Willowdale councillor John Filion is among the councillors who will have to tighten their belts when it comes to spending at city hall.
On Dec. 16 council voted 40-5 in favour of reducing councillors’ expense accounts from $50,445 to a maximum of $30,000.
Filion, whose ward is one of the most residentially dense in the city, said it’ll be tight with a budget cut. He was one of a handful of reps who voted against the cut.
“I have 100,000 constituents and 42,000 households. The average is around 62,000 residents and 25,000 households (per ward),” Filion said.
It costs more to communicate with additional people, said the Ward 23 rep.
And it’s clear he will have to cut corners: Filion spent $48,798.42 of his office budget in 2009.

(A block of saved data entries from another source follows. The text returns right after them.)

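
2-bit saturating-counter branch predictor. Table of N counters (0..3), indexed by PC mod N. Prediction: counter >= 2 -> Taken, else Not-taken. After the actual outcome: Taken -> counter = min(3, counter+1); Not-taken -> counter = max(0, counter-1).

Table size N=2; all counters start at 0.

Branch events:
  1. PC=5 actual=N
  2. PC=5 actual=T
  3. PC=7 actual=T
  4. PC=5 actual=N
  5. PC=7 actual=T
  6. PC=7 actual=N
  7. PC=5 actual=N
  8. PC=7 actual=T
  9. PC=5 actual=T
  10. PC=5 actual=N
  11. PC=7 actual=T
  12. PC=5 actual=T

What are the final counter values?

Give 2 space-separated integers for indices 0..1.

Ev 1: PC=5 idx=1 pred=N actual=N -> ctr[1]=0
Ev 2: PC=5 idx=1 pred=N actual=T -> ctr[1]=1
Ev 3: PC=7 idx=1 pred=N actual=T -> ctr[1]=2
Ev 4: PC=5 idx=1 pred=T actual=N -> ctr[1]=1
Ev 5: PC=7 idx=1 pred=N actual=T -> ctr[1]=2
Ev 6: PC=7 idx=1 pred=T actual=N -> ctr[1]=1
Ev 7: PC=5 idx=1 pred=N actual=N -> ctr[1]=0
Ev 8: PC=7 idx=1 pred=N actual=T -> ctr[1]=1
Ev 9: PC=5 idx=1 pred=N actual=T -> ctr[1]=2
Ev 10: PC=5 idx=1 pred=T actual=N -> ctr[1]=1
Ev 11: PC=7 idx=1 pred=N actual=T -> ctr[1]=2
Ev 12: PC=5 idx=1 pred=T actual=T -> ctr[1]=3

Answer: 0 3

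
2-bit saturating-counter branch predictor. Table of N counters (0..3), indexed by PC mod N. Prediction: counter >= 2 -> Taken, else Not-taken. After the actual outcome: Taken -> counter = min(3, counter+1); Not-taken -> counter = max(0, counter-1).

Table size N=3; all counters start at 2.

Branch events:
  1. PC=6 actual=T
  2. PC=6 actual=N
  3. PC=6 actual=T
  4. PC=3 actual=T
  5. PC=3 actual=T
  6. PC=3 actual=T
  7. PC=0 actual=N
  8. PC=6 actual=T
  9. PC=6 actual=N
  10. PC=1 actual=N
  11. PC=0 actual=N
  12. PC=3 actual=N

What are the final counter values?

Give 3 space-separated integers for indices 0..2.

Answer: 0 1 2

Derivation:
Ev 1: PC=6 idx=0 pred=T actual=T -> ctr[0]=3
Ev 2: PC=6 idx=0 pred=T actual=N -> ctr[0]=2
Ev 3: PC=6 idx=0 pred=T actual=T -> ctr[0]=3
Ev 4: PC=3 idx=0 pred=T actual=T -> ctr[0]=3
Ev 5: PC=3 idx=0 pred=T actual=T -> ctr[0]=3
Ev 6: PC=3 idx=0 pred=T actual=T -> ctr[0]=3
Ev 7: PC=0 idx=0 pred=T actual=N -> ctr[0]=2
Ev 8: PC=6 idx=0 pred=T actual=T -> ctr[0]=3
Ev 9: PC=6 idx=0 pred=T actual=N -> ctr[0]=2
Ev 10: PC=1 idx=1 pred=T actual=N -> ctr[1]=1
Ev 11: PC=0 idx=0 pred=T actual=N -> ctr[0]=1
Ev 12: PC=3 idx=0 pred=N actual=N -> ctr[0]=0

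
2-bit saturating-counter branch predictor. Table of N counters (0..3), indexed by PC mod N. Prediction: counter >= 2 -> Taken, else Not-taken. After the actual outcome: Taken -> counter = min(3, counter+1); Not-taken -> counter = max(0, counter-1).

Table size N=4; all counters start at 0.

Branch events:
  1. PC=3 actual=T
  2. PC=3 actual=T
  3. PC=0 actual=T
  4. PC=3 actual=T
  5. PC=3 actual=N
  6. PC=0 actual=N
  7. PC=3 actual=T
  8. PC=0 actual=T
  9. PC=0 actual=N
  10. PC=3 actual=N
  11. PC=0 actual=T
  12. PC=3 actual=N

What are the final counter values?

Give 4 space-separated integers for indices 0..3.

Answer: 1 0 0 1

Derivation:
Ev 1: PC=3 idx=3 pred=N actual=T -> ctr[3]=1
Ev 2: PC=3 idx=3 pred=N actual=T -> ctr[3]=2
Ev 3: PC=0 idx=0 pred=N actual=T -> ctr[0]=1
Ev 4: PC=3 idx=3 pred=T actual=T -> ctr[3]=3
Ev 5: PC=3 idx=3 pred=T actual=N -> ctr[3]=2
Ev 6: PC=0 idx=0 pred=N actual=N -> ctr[0]=0
Ev 7: PC=3 idx=3 pred=T actual=T -> ctr[3]=3
Ev 8: PC=0 idx=0 pred=N actual=T -> ctr[0]=1
Ev 9: PC=0 idx=0 pred=N actual=N -> ctr[0]=0
Ev 10: PC=3 idx=3 pred=T actual=N -> ctr[3]=2
Ev 11: PC=0 idx=0 pred=N actual=T -> ctr[0]=1
Ev 12: PC=3 idx=3 pred=T actual=N -> ctr[3]=1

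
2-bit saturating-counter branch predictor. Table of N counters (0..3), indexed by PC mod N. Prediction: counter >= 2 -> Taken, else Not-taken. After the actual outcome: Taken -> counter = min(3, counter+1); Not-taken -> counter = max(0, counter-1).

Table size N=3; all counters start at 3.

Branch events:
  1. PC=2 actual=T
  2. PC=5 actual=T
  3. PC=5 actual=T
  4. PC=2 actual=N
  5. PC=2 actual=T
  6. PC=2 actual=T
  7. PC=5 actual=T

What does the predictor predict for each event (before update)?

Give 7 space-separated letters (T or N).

Answer: T T T T T T T

Derivation:
Ev 1: PC=2 idx=2 pred=T actual=T -> ctr[2]=3
Ev 2: PC=5 idx=2 pred=T actual=T -> ctr[2]=3
Ev 3: PC=5 idx=2 pred=T actual=T -> ctr[2]=3
Ev 4: PC=2 idx=2 pred=T actual=N -> ctr[2]=2
Ev 5: PC=2 idx=2 pred=T actual=T -> ctr[2]=3
Ev 6: PC=2 idx=2 pred=T actual=T -> ctr[2]=3
Ev 7: PC=5 idx=2 pred=T actual=T -> ctr[2]=3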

“It’s all spent on things like an office in North York, staffing that office, sending information to my constituents,” he said.
During the election, Ford campaigned on a promise to curb spending at city hall, saying reps were taking advantage of the budget.
“There was a lot of attention to office budget abuses, but there’s 45 of us and now everyone is paying the price because (former councillor) Kyle Rae spent $12,000 he shouldn’t have on a farewell party,” Filion said.
“The solution would have been to change the rules, not cut the budget.”
Filion said Ford ran on a campaign of customer service, but by slashing his budget, Ford effectively cut Filion’s ability to provide the same level of customer service to his constituents.
But neighbouring Willowdale councillor David Shiner says it is possible to communicate with residents within a smaller budget.
“I think a reduction in our office budgets was necessary,” he said. “I myself communicated well with my constituents and spent an average of about $25,000.”
North York rep Shelley Carroll also voted for the budget cuts.
“I had to set an example especially in the second term when I was budget chief,” she said.
One way she cut expenses was by not renting a storefront constituency office because rents are high in Ward 33. Councillors with a constituency office in old civic centres are charged for that space. Shiner has asked for a staff report on whether councillors can access these spaces at no cost to their office budget.
One expense Carroll deems untouchable is office staff. She vows to fight any reduction in councillors’ staffing if that allotment is reduced in the overall 2011 budget.
“You need to be in three or four places at one time,” she said, adding her staff attends some meetings while she attends others.
Slashing councillors’ budgets will save $899,580 annually.